Tìtulo Original: Hellboy
Direção: Guillermo del Toro
Gênero: Aventura
Ano de Lançamento (EUA): 2004
Roteiro: Guillermo del Toro, baseado em estória de Guillermo del Toro e Peter Briggs e nos personagens criados por Mike Mignola
Trilha Sonora: Marco Beltrami
Tempo de Duração: 112 minutos
Com: Ron Perlman (Hellboy), Doug Jones (Abraham Sapien), David Hyde Pierce (Abraham Sapien voz), Selma Blair (Liz Sherman), John Hurt (Trevor Bruttenholm), Rupert Evans (John Myers), Corey Johnson (agente Clay), Karel Roden (Grigori Rasputin), Biddy Hodson (Ilsa) e Jeffrey Tambor (Tom Manning).

4 comentários

  1. Ainda não vi o 1 por isso não lerei a resenha a fim de evitar spoilers, mas gostei bastante do The Golden Army!
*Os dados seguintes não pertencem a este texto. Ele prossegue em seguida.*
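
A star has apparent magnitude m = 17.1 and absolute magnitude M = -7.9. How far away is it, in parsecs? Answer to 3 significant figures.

d ≈ 1.00×10^6 pc

μ = m − M = 25.000
m − M = 5 log₁₀ d − 5
log₁₀ d = (m − M)/5 + 1 = 6.0000
d = 10^6.0000 = 1.000×10^6 pc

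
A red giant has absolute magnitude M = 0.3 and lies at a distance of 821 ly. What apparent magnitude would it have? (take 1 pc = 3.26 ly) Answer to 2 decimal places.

d = 821 ly / 3.26 = 251.8 pc
m = M + 5 log₁₀ d − 5 = 0.3 + 5·2.4011 − 5 = 7.306

m ≈ 7.31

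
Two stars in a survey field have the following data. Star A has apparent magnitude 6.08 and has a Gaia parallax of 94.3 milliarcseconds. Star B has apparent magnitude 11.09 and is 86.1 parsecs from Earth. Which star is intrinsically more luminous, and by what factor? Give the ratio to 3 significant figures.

Star A: p = 94.3 mas = 0.0943″ → d = 1/p = 10.60 pc
Star A: M = m − 5 log₁₀ d + 5 = 6.08 − 5·1.0255 + 5 = 5.953
Star B: M = m − 5 log₁₀ d + 5 = 11.09 − 5·1.9350 + 5 = 6.415
ΔM = M_A − M_B = 5.953 − (6.415) = -0.462; smaller M is more luminous → Star A.
L ratio = 10^(0.4 |ΔM|) = 10^0.185 = 1.531

Star A is more luminous, by a factor of 1.53.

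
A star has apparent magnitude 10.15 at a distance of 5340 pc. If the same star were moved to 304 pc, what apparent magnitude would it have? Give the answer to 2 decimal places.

m ≈ 3.93

Flux ∝ 1/d², so Δm = 5 log₁₀(d₂/d₁) = 5 log₁₀(304/5340) = -6.223
m₂ = m₁ + Δm = 10.15 + (-6.223) = 3.927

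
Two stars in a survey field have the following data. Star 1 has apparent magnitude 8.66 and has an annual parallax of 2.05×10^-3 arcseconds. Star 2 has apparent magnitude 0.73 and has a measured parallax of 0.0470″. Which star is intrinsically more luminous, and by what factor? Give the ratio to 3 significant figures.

Star 2 is more luminous, by a factor of 2.83.

Star 1: d = 1/p = 1/2.05×10^-3″ = 487.8 pc
Star 1: M = m − 5 log₁₀ d + 5 = 8.66 − 5·2.6882 + 5 = 0.219
Star 2: d = 1/p = 1/0.0470″ = 21.28 pc
Star 2: M = m − 5 log₁₀ d + 5 = 0.73 − 5·1.3279 + 5 = -0.910
ΔM = M_1 − M_2 = 0.219 − (-0.910) = 1.128; smaller M is more luminous → Star 2.
L ratio = 10^(0.4 |ΔM|) = 10^0.451 = 2.827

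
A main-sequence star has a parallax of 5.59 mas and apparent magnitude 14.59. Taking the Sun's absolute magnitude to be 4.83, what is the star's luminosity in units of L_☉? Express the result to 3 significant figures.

d = 1/p = 1000/5.59 mas = 178.9 pc
M = m − 5 log₁₀ d + 5 = 14.59 − 5·2.2526 + 5 = 8.327
M − M_☉ = 8.327 − 4.83 = 3.497
L/L_☉ = 10^(−0.4 × 3.497) = 0.03992

L/L_☉ ≈ 0.0399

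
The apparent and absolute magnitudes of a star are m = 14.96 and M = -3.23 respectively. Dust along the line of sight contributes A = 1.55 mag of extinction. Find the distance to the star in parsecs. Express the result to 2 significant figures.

d ≈ 21000 pc

m − M = 5 log₁₀(d/10 pc) + A  ⇒  14.96 − (-3.23) − 1.55 = 5 log₁₀(d/10)
16.640 = 5 log₁₀(d/10)
log₁₀ d = (m − M − A)/5 + 1 = 4.3280
d = 10^4.3280 = 21280 pc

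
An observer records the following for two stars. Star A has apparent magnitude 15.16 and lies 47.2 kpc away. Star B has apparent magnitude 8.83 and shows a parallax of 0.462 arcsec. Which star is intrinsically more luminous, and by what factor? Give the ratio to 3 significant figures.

Star A is more luminous, by a factor of 1.40×10^6.

Star A: d = 47.2 kpc = 47200 pc
Star A: M = m − 5 log₁₀ d + 5 = 15.16 − 5·4.6739 + 5 = -3.210
Star B: d = 1/p = 1/0.462″ = 2.165 pc
Star B: M = m − 5 log₁₀ d + 5 = 8.83 − 5·0.3354 + 5 = 12.153
ΔM = M_A − M_B = -3.210 − (12.153) = -15.363; smaller M is more luminous → Star A.
L ratio = 10^(0.4 |ΔM|) = 10^6.145 = 1.397×10^6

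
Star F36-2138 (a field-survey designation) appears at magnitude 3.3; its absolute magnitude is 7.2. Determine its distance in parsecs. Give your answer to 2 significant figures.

d ≈ 1.7 pc

Distance modulus: m − M = 3.3 − (7.2) = -3.900
m − M = 5 log₁₀ d − 5
log₁₀ d = (m − M)/5 + 1 = 0.2200
d = 10^0.2200 = 1.660 pc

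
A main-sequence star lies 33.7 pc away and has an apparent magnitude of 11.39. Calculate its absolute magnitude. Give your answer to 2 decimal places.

M ≈ 8.75

5 log₁₀(d/10 pc) = 5 log₁₀(33.70) − 5 = 2.638
M = m − 5 log₁₀(d/10) = 11.39 − 2.638 = 8.752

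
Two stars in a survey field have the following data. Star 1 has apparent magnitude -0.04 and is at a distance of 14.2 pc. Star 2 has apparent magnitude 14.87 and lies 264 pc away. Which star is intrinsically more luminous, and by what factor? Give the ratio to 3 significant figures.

Star 1: M = m − 5 log₁₀ d + 5 = -0.04 − 5·1.1523 + 5 = -0.801
Star 2: M = m − 5 log₁₀ d + 5 = 14.87 − 5·2.4216 + 5 = 7.762
ΔM = M_1 − M_2 = -0.801 − (7.762) = -8.563; smaller M is more luminous → Star 1.
L ratio = 10^(0.4 |ΔM|) = 10^3.425 = 2663

Star 1 is more luminous, by a factor of 2660.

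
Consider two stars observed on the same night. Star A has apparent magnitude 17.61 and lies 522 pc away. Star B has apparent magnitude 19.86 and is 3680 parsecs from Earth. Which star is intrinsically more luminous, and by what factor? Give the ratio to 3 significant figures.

Star B is more luminous, by a factor of 6.26.

Star A: M = m − 5 log₁₀ d + 5 = 17.61 − 5·2.7177 + 5 = 9.022
Star B: M = m − 5 log₁₀ d + 5 = 19.86 − 5·3.5658 + 5 = 7.031
ΔM = M_A − M_B = 9.022 − (7.031) = 1.991; smaller M is more luminous → Star B.
L ratio = 10^(0.4 |ΔM|) = 10^0.796 = 6.257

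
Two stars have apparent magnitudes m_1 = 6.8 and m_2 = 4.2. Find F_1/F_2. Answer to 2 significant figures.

Δm = 6.8 − (4.2) = 2.6
Flux ratio = 10^(−0.4 Δm) = 10^(−0.4 × 2.6) = 10^-1.040 = 0.09120

F_1/F_2 ≈ 0.091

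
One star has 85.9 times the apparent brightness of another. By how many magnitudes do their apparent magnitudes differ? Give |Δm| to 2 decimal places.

|Δm| ≈ 4.83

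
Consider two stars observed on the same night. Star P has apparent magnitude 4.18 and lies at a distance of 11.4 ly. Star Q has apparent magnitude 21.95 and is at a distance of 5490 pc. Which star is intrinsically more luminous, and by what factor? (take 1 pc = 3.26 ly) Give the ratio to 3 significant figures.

Star P is more luminous, by a factor of 5.20.

Star P: d = 11.4 ly / 3.26 = 3.497 pc
Star P: M = m − 5 log₁₀ d + 5 = 4.18 − 5·0.5437 + 5 = 6.462
Star Q: M = m − 5 log₁₀ d + 5 = 21.95 − 5·3.7396 + 5 = 8.252
ΔM = M_P − M_Q = 6.462 − (8.252) = -1.791; smaller M is more luminous → Star P.
L ratio = 10^(0.4 |ΔM|) = 10^0.716 = 5.203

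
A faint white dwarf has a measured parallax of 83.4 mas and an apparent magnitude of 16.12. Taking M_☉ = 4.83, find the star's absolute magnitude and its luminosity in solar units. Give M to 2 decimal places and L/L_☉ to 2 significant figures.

d = 1/p = 1000/83.4 mas = 11.99 pc
M = m − 5 log₁₀ d + 5 = 16.12 − 5·1.0788 + 5 = 15.726
M − M_☉ = 15.726 − 4.83 = 10.896
L/L_☉ = 10^(−0.4 × 10.896) = 4.382×10^-5

M ≈ 15.73; L/L_☉ ≈ 4.4×10^-5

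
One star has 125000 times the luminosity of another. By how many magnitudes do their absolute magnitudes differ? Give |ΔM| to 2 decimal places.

|ΔM| ≈ 12.74

Pogson: ΔM = −2.5 log₁₀(ratio) = −2.5 log₁₀(125000) = −2.5 × 5.0969 = -12.742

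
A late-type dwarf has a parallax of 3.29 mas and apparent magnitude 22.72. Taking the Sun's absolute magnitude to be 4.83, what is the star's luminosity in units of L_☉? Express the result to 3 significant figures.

L/L_☉ ≈ 6.45×10^-5

d = 1/p = 1000/3.29 mas = 304.0 pc
M = m − 5 log₁₀ d + 5 = 22.72 − 5·2.4828 + 5 = 15.306
M − M_☉ = 15.306 − 4.83 = 10.476
L/L_☉ = 10^(−0.4 × 10.476) = 6.451×10^-5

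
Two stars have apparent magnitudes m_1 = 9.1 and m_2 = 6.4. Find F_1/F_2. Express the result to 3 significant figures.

F_1/F_2 ≈ 0.0832

Magnitude difference = 2.7
Flux ratio = 10^(−0.4 Δm) = 10^(−0.4 × 2.7) = 10^-1.080 = 0.08318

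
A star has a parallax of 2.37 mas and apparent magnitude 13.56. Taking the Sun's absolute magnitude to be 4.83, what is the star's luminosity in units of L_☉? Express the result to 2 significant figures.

d = 1/p = 1000/2.37 mas = 421.9 pc
M = m − 5 log₁₀ d + 5 = 13.56 − 5·2.6253 + 5 = 5.434
M − M_☉ = 5.434 − 4.83 = 0.604
L/L_☉ = 10^(−0.4 × 0.604) = 0.5735

L/L_☉ ≈ 0.57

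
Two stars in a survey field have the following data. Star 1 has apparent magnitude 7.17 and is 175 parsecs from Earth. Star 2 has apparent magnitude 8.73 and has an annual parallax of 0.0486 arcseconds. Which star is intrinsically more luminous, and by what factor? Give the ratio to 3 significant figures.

Star 1 is more luminous, by a factor of 304.

Star 1: M = m − 5 log₁₀ d + 5 = 7.17 − 5·2.2430 + 5 = 0.955
Star 2: d = 1/p = 1/0.0486″ = 20.58 pc
Star 2: M = m − 5 log₁₀ d + 5 = 8.73 − 5·1.3134 + 5 = 7.163
ΔM = M_1 − M_2 = 0.955 − (7.163) = -6.208; smaller M is more luminous → Star 1.
L ratio = 10^(0.4 |ΔM|) = 10^2.483 = 304.3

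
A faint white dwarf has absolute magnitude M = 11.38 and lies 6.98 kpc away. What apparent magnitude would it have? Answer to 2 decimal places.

m ≈ 25.60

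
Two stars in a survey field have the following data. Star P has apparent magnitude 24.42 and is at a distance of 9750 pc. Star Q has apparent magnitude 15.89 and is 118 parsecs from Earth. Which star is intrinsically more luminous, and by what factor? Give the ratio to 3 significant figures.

Star P is more luminous, by a factor of 2.64.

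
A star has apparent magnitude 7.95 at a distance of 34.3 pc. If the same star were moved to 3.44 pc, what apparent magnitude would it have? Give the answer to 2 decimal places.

Flux ∝ 1/d², so Δm = 5 log₁₀(d₂/d₁) = 5 log₁₀(3.44/34.3) = -4.994
m₂ = m₁ + Δm = 7.95 + (-4.994) = 2.956

m ≈ 2.96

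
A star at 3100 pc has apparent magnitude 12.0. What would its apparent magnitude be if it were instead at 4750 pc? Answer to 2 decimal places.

m ≈ 12.93

Flux ∝ 1/d², so Δm = 5 log₁₀(d₂/d₁) = 5 log₁₀(4750/3100) = 0.927
m₂ = m₁ + Δm = 12.0 + (0.927) = 12.927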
Alguns filmes de heróis são legais, mal vejo a hora de ver Iron Man 2.


  2. Safú, obrigada pelo comentário. Eu achei o Golden Army mais legal que este primeiro, por incrível que pareça.

    Semana que vem farei um post sobre ele, volte pra conferir ;]

    Ah! Sim, assista Homem de Ferro 2. Não é tão bom quanto o primeiro, mas é bem divertido!


  3. Então… Hellboy é, atualmente, o heróis que eu mais acompanho, seja por HQ ou no cinema. O trabalho que o Del Toro fez é uma faca de dois gumes para os fãs do personagem. Primeiro porque ele conseguiu ser fiel a idéia central das Obras do Mignola, que é basicamente mostrar que mesmo o “mal puro” tem escolhas e pode ser “bom”; segundo, porque ele não seguiu nenhum dos arcos das HQs.

    Eu acho os filmes sem igual. Você tem tudo o que se refere ao mundo do Hellboy em apenas algumas horas. E também não me importo muito do Del Toro ter criado uma linha temporal e uma trama a parte das HQs, porque o trabalho ficou acima da média.

    Parabéns pela crítica, você conseguiu passar bem o que é o filme e espero para ler sobre o Golden Army.


  4. Vi Hellboy (2004) hoje! Gostei, mas concordo com você, o final ficou devendo. Muito espremido. Curti os efeitos especiais, mas preferi Golden Army.